Марк был тренером выдающейся грузинской шахматистки Наны Александрии, готовившейся к матчу претенденток, и я согласился позаниматься с ней дебютами. На базе я жил анонимно и ни в каких ведомостях не значился. Увы, в «Эшеры» во время наших занятий приехали отдыхать Батуринский и независимо от него знавший меня доктор, который ездил с шахматной командой на Олимпиаду в Буэнос-Айрес. Вопрос, конечно, не в том, кто из них «настучал», а в том, кто «настучал» первым.
Нану наказать за общение со мной не могли — она была гордостью грузинского народа. Закрыли выезд за границу на год Дворецкому. Кто пострадал? Совершенно посторонний человек — Коля Андрианов.
В ту пору Дворецкий — действительно замечательный тренер — каждый год производил для Советского Союза по чемпиону мира или Европы среди юношей. Единственное исключение — Андрианов. Поехав на первенство Европы без своего тренера, — Марк отбывал карантин — Андрианов ничего не выиграл.
4. Среда обитания отказника
Странная это была популяция — отказники. Власти не хотели нас отпускать и в то же время не давали нам жить нормально внутри страны. Я думаю, в начале восьмидесятых отказников скопилось несколько десятков тысяч. Перед тем как форточка в начале 1980 года, после начала оккупации Афганистана, захлопнулась, большое количество евреев, надеясь, что перед летней Олимпиадой 1980 года в Москве власти не будут держаться за нежелательный элемент, подали заявление на отъезд. Ходила шутка: «Как будет называться в Советском Союзе еврей после Олимпиады? — Идиот!»
Потеряв работу, высококвалифицированные отказники вынуждены были устраиваться дворниками, лифтерами, истопниками. Например, муж моей сестры, ученый-ядерщик Володя Кислик, работал в котельной, отапливавшей жилые дома. В то же время, со времен переворота 1917 года, отказники оказались первой многочисленной группой в империи, противостоящей режиму. Семь лет — с 1979 по 1986 год — мы прожили в этом сообществе.
Значительную часть отказников в Москве составляла научная и художественная интеллигенция, часто высокого уровня. Оказавшись лишенными возможности продолжать свою профессиональную жизнь, повиснув между закончившейся советской жизнью и не начавшейся нормальной, отказники пытались наладить призрачное существование на пятачке тверди, оставленной им.
Я бывал на домашних концертах отказников, пианиста Володи Фельцмана, скрипача Александра Брусиловского, дуэта певцов — супругов Аллы Йошпе и Стахана Рахимова. Несколько легче была жизнь отказников художников. Они не нуждались для своего творчества в концертных залах или в международных шахматных турнирах. В официальных выставках они, конечно, участвовать не могли, но писать и продавать картины имели возможность.
Ученые отказники организовывали научные семинары.

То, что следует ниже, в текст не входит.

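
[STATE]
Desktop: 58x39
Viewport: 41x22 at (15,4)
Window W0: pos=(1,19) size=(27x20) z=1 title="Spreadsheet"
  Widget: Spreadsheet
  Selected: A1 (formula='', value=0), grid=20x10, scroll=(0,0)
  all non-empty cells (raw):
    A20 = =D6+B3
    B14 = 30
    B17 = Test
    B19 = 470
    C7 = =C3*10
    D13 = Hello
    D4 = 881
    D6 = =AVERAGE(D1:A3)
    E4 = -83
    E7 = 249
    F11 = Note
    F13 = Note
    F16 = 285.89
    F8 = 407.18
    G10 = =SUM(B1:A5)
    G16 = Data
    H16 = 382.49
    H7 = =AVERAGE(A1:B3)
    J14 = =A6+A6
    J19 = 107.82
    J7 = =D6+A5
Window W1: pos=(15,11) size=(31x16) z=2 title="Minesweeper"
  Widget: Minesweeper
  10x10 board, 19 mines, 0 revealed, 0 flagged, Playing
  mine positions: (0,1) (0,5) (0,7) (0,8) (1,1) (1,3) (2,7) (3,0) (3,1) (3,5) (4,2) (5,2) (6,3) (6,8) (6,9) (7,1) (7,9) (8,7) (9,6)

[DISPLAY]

                                         
                                         
                                         
                                         
                                         
                                         
                                         
┏━━━━━━━━━━━━━━━━━━━━━━━━━━━━━┓          
┃ Minesweeper                 ┃          
┠─────────────────────────────┨          
┃■■■■■■■■■■                   ┃          
┃■■■■■■■■■■                   ┃          
┃■■■■■■■■■■                   ┃          
┃■■■■■■■■■■                   ┃          
┃■■■■■■■■■■                   ┃          
┃■■■■■■■■■■                   ┃          
┃■■■■■■■■■■                   ┃          
┃■■■■■■■■■■                   ┃          
┃■■■■■■■■■■                   ┃          
┃■■■■■■■■■■                   ┃          
┃                             ┃          
┃                             ┃          


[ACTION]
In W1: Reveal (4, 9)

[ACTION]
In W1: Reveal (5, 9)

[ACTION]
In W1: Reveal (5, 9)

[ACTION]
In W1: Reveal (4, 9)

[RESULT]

                                         
                                         
                                         
                                         
                                         
                                         
                                         
┏━━━━━━━━━━━━━━━━━━━━━━━━━━━━━┓          
┃ Minesweeper                 ┃          
┠─────────────────────────────┨          
┃■■■■■■■■■■                   ┃          
┃■■■■■■■■31                   ┃          
┃■■■■■■■■1                    ┃          
┃■■■■■■211                    ┃          
┃■■■■111                      ┃          
┃■■■■1  122                   ┃          
┃■■■■1  1■■                   ┃          
┃■■211 12■■                   ┃          
┃111  12■■■                   ┃          
┃     1■■■■                   ┃          
┃                             ┃          
┃                             ┃          


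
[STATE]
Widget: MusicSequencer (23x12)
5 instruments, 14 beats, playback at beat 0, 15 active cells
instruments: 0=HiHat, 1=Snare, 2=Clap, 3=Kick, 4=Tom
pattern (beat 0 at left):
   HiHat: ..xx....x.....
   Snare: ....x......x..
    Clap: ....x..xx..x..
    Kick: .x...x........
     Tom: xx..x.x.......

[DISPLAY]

      ▼1234567890123   
 HiHat··██····█·····   
 Snare····█······█··   
  Clap····█··██··█··   
  Kick·█···█········   
   Tom██··█·█·······   
                       
                       
                       
                       
                       
                       


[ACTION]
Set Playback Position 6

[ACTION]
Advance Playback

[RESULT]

      0123456▼890123   
 HiHat··██····█·····   
 Snare····█······█··   
  Clap····█··██··█··   
  Kick·█···█········   
   Tom██··█·█·······   
                       
                       
                       
                       
                       
                       


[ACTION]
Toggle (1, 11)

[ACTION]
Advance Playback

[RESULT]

      01234567▼90123   
 HiHat··██····█·····   
 Snare····█·········   
  Clap····█··██··█··   
  Kick·█···█········   
   Tom██··█·█·······   
                       
                       
                       
                       
                       
                       


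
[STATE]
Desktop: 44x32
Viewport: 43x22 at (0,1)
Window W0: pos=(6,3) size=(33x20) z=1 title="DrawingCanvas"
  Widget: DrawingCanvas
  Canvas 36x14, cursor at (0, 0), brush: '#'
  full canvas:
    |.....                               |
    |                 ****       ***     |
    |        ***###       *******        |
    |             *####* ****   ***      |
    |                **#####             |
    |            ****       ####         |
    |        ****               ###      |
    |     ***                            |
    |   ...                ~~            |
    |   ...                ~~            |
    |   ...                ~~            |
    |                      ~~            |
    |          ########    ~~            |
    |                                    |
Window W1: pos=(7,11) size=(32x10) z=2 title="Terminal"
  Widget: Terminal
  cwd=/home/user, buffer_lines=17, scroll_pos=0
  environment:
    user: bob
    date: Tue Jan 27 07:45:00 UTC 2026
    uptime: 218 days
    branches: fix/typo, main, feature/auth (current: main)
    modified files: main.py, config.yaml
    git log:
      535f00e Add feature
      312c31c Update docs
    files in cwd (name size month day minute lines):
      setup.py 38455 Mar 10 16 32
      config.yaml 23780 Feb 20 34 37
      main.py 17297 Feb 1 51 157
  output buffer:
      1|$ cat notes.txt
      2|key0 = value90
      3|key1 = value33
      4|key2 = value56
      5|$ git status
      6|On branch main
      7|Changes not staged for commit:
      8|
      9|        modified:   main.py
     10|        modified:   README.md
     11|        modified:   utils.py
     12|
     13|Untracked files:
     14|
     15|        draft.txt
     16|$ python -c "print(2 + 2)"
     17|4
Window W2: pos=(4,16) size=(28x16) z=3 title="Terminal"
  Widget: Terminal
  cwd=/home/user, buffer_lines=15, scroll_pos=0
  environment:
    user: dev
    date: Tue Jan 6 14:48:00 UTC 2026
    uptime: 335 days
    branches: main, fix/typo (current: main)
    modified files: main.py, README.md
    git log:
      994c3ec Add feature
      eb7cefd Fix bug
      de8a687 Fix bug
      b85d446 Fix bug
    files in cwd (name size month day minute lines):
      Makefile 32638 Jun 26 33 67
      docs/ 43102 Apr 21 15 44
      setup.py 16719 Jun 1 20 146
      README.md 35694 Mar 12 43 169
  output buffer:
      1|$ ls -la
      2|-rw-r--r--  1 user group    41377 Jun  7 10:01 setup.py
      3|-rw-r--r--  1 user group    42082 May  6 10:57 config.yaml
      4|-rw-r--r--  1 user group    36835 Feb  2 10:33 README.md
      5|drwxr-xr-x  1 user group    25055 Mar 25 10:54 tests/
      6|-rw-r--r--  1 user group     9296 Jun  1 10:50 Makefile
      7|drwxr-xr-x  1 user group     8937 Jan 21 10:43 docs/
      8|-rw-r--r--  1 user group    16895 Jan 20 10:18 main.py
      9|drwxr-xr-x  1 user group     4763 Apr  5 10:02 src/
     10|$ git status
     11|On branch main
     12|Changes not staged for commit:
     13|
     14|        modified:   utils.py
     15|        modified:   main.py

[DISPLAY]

                                           
                                           
      ┏━━━━━━━━━━━━━━━━━━━━━━━━━━━━━━━┓    
      ┃ DrawingCanvas                 ┃    
      ┠───────────────────────────────┨    
      ┃.....                          ┃    
      ┃                 ****       ***┃    
      ┃        ***###       *******   ┃    
      ┃             *####* ****   *** ┃    
      ┃                **#####        ┃    
      ┃┏━━━━━━━━━━━━━━━━━━━━━━━━━━━━━━┓    
      ┃┃ Terminal                     ┃    
      ┃┠──────────────────────────────┨    
      ┃┃$ cat notes.txt               ┃    
      ┃┃key0 = value90                ┃    
    ┏━━━━━━━━━━━━━━━━━━━━━━━━━━┓      ┃    
    ┃ Terminal                 ┃      ┃    
    ┠──────────────────────────┨      ┃    
    ┃$ ls -la                  ┃      ┃    
    ┃-rw-r--r--  1 user group  ┃━━━━━━┛    
    ┃-rw-r--r--  1 user group  ┃      ┃    
    ┃-rw-r--r--  1 user group  ┃━━━━━━┛    


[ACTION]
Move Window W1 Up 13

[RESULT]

       ┃ Terminal                     ┃    
       ┠──────────────────────────────┨    
      ┏┃$ cat notes.txt               ┃    
      ┃┃key0 = value90                ┃    
      ┠┃key1 = value33                ┃    
      ┃┃key2 = value56                ┃    
      ┃┃$ git status                  ┃    
      ┃┃On branch main                ┃    
      ┃┗━━━━━━━━━━━━━━━━━━━━━━━━━━━━━━┛    
      ┃                **#####        ┃    
      ┃            ****       ####    ┃    
      ┃        ****               ### ┃    
      ┃     ***                       ┃    
      ┃   ...                ~~       ┃    
      ┃   ...                ~~       ┃    
    ┏━━━━━━━━━━━━━━━━━━━━━━━━━━┓      ┃    
    ┃ Terminal                 ┃      ┃    
    ┠──────────────────────────┨      ┃    
    ┃$ ls -la                  ┃      ┃    
    ┃-rw-r--r--  1 user group  ┃      ┃    
    ┃-rw-r--r--  1 user group  ┃      ┃    
    ┃-rw-r--r--  1 user group  ┃━━━━━━┛    


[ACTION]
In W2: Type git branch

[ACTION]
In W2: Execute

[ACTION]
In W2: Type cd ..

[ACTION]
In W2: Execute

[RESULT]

       ┃ Terminal                     ┃    
       ┠──────────────────────────────┨    
      ┏┃$ cat notes.txt               ┃    
      ┃┃key0 = value90                ┃    
      ┠┃key1 = value33                ┃    
      ┃┃key2 = value56                ┃    
      ┃┃$ git status                  ┃    
      ┃┃On branch main                ┃    
      ┃┗━━━━━━━━━━━━━━━━━━━━━━━━━━━━━━┛    
      ┃                **#####        ┃    
      ┃            ****       ####    ┃    
      ┃        ****               ### ┃    
      ┃     ***                       ┃    
      ┃   ...                ~~       ┃    
      ┃   ...                ~~       ┃    
    ┏━━━━━━━━━━━━━━━━━━━━━━━━━━┓      ┃    
    ┃ Terminal                 ┃      ┃    
    ┠──────────────────────────┨      ┃    
    ┃$ git status              ┃      ┃    
    ┃On branch main            ┃      ┃    
    ┃Changes not staged for com┃      ┃    
    ┃                          ┃━━━━━━┛    


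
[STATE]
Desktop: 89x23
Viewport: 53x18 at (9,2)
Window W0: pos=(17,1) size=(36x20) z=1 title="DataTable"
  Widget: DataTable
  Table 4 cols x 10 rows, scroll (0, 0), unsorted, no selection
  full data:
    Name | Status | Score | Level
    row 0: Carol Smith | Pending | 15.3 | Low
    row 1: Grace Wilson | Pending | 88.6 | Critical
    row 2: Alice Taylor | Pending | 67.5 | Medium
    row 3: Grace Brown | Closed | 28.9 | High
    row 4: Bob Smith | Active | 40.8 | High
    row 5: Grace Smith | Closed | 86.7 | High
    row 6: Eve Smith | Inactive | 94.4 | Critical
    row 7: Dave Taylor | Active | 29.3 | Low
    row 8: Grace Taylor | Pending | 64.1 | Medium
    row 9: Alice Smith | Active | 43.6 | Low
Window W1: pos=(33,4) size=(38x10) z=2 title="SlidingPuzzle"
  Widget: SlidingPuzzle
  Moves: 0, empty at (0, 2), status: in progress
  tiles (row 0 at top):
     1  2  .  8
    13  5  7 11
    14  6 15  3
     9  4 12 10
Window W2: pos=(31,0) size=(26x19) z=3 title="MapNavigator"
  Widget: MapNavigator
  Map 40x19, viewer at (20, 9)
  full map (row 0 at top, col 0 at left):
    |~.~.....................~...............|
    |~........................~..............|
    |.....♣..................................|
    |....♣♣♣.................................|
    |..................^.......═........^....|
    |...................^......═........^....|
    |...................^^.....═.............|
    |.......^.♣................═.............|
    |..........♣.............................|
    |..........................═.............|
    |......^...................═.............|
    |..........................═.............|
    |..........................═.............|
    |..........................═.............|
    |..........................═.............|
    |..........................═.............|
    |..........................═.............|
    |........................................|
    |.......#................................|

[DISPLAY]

        ┃ DataTable   ┠────────────────────────┨     
        ┠─────────────┃........................┃     
        ┃Name        │┃........................┃━━━━━
        ┃────────────┼┃..........^.......═.....┃     
        ┃Carol Smith │┃...........^......═.....┃─────
        ┃Grace Wilson│┃...........^^.....═.....┃     
        ┃Alice Taylor│┃.♣................═.....┃     
        ┃Grace Brown │┃..♣.....................┃     
        ┃Bob Smith   │┃............@.....═.....┃     
        ┃Grace Smith │┃..................═.....┃     
        ┃Eve Smith   │┃..................═.....┃     
        ┃Dave Taylor │┃..................═.....┃━━━━━
        ┃Grace Taylor│┃..................═.....┃     
        ┃Alice Smith │┃..................═.....┃     
        ┃             ┃..................═.....┃     
        ┃             ┃..................═.....┃     
        ┃             ┗━━━━━━━━━━━━━━━━━━━━━━━━┛     
        ┃                                  ┃         


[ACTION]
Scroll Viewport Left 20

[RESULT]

                 ┃ DataTable   ┠─────────────────────
                 ┠─────────────┃.....................
                 ┃Name        │┃.....................
                 ┃────────────┼┃..........^.......═..
                 ┃Carol Smith │┃...........^......═..
                 ┃Grace Wilson│┃...........^^.....═..
                 ┃Alice Taylor│┃.♣................═..
                 ┃Grace Brown │┃..♣..................
                 ┃Bob Smith   │┃............@.....═..
                 ┃Grace Smith │┃..................═..
                 ┃Eve Smith   │┃..................═..
                 ┃Dave Taylor │┃..................═..
                 ┃Grace Taylor│┃..................═..
                 ┃Alice Smith │┃..................═..
                 ┃             ┃..................═..
                 ┃             ┃..................═..
                 ┃             ┗━━━━━━━━━━━━━━━━━━━━━
                 ┃                                  ┃


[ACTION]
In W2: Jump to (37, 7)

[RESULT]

                 ┃ DataTable   ┠─────────────────────
                 ┠─────────────┃...............      
                 ┃Name        │┃~..............      
                 ┃────────────┼┃...............      
                 ┃Carol Smith │┃...............      
                 ┃Grace Wilson│┃.═........^....      
                 ┃Alice Taylor│┃.═........^....      
                 ┃Grace Brown │┃.═.............      
                 ┃Bob Smith   │┃.═..........@..      
                 ┃Grace Smith │┃...............      
                 ┃Eve Smith   │┃.═.............      
                 ┃Dave Taylor │┃.═.............      
                 ┃Grace Taylor│┃.═.............      
                 ┃Alice Smith │┃.═.............      
                 ┃             ┃.═.............      
                 ┃             ┃.═.............      
                 ┃             ┗━━━━━━━━━━━━━━━━━━━━━
                 ┃                                  ┃


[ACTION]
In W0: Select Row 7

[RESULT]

                 ┃ DataTable   ┠─────────────────────
                 ┠─────────────┃...............      
                 ┃Name        │┃~..............      
                 ┃────────────┼┃...............      
                 ┃Carol Smith │┃...............      
                 ┃Grace Wilson│┃.═........^....      
                 ┃Alice Taylor│┃.═........^....      
                 ┃Grace Brown │┃.═.............      
                 ┃Bob Smith   │┃.═..........@..      
                 ┃Grace Smith │┃...............      
                 ┃Eve Smith   │┃.═.............      
                 ┃>ave Taylor │┃.═.............      
                 ┃Grace Taylor│┃.═.............      
                 ┃Alice Smith │┃.═.............      
                 ┃             ┃.═.............      
                 ┃             ┃.═.............      
                 ┃             ┗━━━━━━━━━━━━━━━━━━━━━
                 ┃                                  ┃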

Иногда квартиры, на которых семинары проходили, блокировал КГБ, но на следующей неделе ученые собирались вновь. Хоть и не всегда. Как-то мне передали приглашение посетить семинар, который организовал на своей квартире профессор математики Виктор Браиловский. Перед тем как отправиться на его семинар, я поймал радио «Голос Америки» и услышал, что накануне вечером Виктора Браиловского арестовали. Познакомился я с ним лишь через несколько лет, когда он вернулся из ссылки.
Я посещал семинар, который организовывал на своей квартире ученый-генетик Валерий Сойфер. Мой доклад на этом семинаре «Шахматы как феномен культуры» был принят очень хорошо. «Я давно не получал такого удовольствия от разговорного жанра», — так витиевато выразил мне свои чувства профессор-кардиолог, участвовавший в семинарах Сойфера.